Sometimes the fastest way to grow is to remove your backup plan, because split focus and easy exits quietly drain the intensity and time required to reach your full potential.

Reflection Questions:

  • In what area of your life are you keeping a comfortable backup plan that might be diluting your commitment?
  • How would your daily actions change if you treated one key goal as if there were no safe alternative path?
  • What is one "safety net" you could consciously scale back (not recklessly, but intentionally) to increase your focus on what matters most?
3

Teachers, mentors, and gatekeepers can either crush potential or unlock it, so seeking out people who truly see your capacity and are willing to push you is critical.

Reflection Questions:

  • Who in your life has played the role of Ms.
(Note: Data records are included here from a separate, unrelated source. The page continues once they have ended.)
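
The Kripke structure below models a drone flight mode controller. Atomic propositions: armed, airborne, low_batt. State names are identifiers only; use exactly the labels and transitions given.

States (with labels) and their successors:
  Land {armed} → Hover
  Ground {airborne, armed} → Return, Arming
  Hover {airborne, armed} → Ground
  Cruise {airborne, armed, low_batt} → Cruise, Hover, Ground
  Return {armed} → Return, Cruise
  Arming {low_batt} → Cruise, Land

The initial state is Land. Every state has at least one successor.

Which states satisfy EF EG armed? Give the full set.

States satisfying EG armed: {Land, Ground, Hover, Cruise, Return}.
States satisfying EF EG armed: {Land, Ground, Hover, Cruise, Return, Arming}.

{Land, Ground, Hover, Cruise, Return, Arming}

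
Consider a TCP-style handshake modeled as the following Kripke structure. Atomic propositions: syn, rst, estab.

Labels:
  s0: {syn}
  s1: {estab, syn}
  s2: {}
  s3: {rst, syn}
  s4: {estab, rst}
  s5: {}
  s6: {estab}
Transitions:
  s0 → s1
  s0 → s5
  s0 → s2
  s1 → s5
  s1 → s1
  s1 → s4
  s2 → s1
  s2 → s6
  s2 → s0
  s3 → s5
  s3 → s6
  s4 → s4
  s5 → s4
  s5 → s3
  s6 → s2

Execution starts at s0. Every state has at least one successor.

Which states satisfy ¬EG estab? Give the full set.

{s0, s2, s3, s5, s6}

States satisfying estab: {s1, s4, s6}.
States satisfying EG estab: {s1, s4}.
States satisfying ¬EG estab: {s0, s2, s3, s5, s6}.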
Caldwell-pushing you into something uncomfortable that later changed you for the better?
  • Where are you currently accepting the judgment of a "bad art teacher" type figure instead of looking for someone who believes in your abilities?
  • How could you act as a positive catalyst for someone else this year by nudging them into a growth experience they are afraid of?
4

Traits often labeled as problems in traditional school settings-like restlessness or difficulty sitting still-can become superpowers when matched with the right domain and environment.

Reflection Questions:

  • Looking back, which of your childhood "problems" might actually have been strengths in disguise?
  • How could you redesign your current work or routines to better fit the way your attention and energy naturally operate?
  • Who in your orbit (a child, colleague, or friend) might thrive if given a different outlet instead of being pressured to conform to one rigid mold?
5

High-skill, high-precision pursuits are as much mental as physical, and learning to manage your internal state-nerves, focus, self-talk-is often the real game.

Reflection Questions:

  • When you perform under pressure (presenting, selling, competing), what mental patterns tend to help or sabotage you the most?
  • How might adopting a "practice like a pro" mindset in one area of your life change your confidence when the stakes are high?
  • What simple pre-performance routine could you experiment with this week to calm your mind and improve your focus before important tasks?